Jubilant FoodWorks, the master franchisee of Dominos, should be on your watchlist. Find out why…

Most of us have had Dominos pizza or at least have heard about the brand but very few amongst us know that it’s owned by a listed firm: Jubilant FoodWorks Limited (JFL). JFL is the master franchisee of Dominos Pizza Overseas Franchising, Netherland; for India, Nepal, Bangladesh and Sri Lanka. The company has been the franchisee of Dominos in India for the last 15 years, and post the recent renewal it would continue to be so for another term of 15 years (with an option to extend it for another 10 years). Dominos has maintained its market leadership in the organised pizza market with 54 per cent market share and 70 per cent share in the pizza home delivery segment in India; thanks to its differentiated model and positioning as ‘Khushiyon ki home delivery’ and ‘Delivery within 30 minutes or free’. As on December 31, 2011, the company was operating 439 stores in 100 cities across the country.

There are three key growth drivers for the company: adding new stores in Sri Lanka, Nepal, Bangladesh; expanding into Tier II and Tier III cities of India; increasing same-store-sales (SSS) by making new additions to the menu thereby raising average bill size; and rolling out stores in India under the exclusive franchisee of Dunkin Donuts, the world’s largest baked goods and coffee chain, franchisee of which it recently bagged. All these growth drivers have been moving in the right direction with new stores being added, offerings like Choco Lava cake, Pasta etc raising the average bill and first Dunkin’ Donuts store rolling out in New Delhi last month.

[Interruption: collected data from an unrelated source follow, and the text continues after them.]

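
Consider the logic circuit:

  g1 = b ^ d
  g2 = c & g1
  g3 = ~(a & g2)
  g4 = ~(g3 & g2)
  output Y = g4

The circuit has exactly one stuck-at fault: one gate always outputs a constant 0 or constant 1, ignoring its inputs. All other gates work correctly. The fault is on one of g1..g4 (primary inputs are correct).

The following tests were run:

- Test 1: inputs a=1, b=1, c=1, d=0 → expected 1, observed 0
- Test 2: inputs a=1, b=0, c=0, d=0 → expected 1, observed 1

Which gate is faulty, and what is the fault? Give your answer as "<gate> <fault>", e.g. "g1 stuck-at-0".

Fault-free values for test 1 (a=1, b=1, c=1, d=0): g1=1, g2=1, g3=0, g4=1, giving Y=1. Observed 0.
Test 1: faults giving observed 0 are {g3 stuck-at-1, g4 stuck-at-0}.
Test 2 (a=1, b=0, c=0, d=0): fault-free g1=0, g2=0, g3=1, g4=1 → 1; observed 1. Eliminates g4 stuck-at-0.
Only g3 stuck-at-1 is consistent with every test.

g3 stuck-at-1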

Have a look at the shareholding pattern and you would notice that FIIs fancy this stock and for the same reason the valuations have streched this high. In the previous five years, though the sales have grown at a CAGR of 48 per cent, earnings per share have clocked a CAGR of a whooping 126 per cent making it one of the fastest growing consumer food businesses in the South Asia; riding on ‘the rise of the middle class’ story of India. For those who subscribed to its IPO in Feb, 2010, at `145 a piece, it has already been an eight-bagger; however at the current PE of 71, the valuations look streched. Add it to your watchlist and keep an eye for correction in prices to build a long position in this scrip.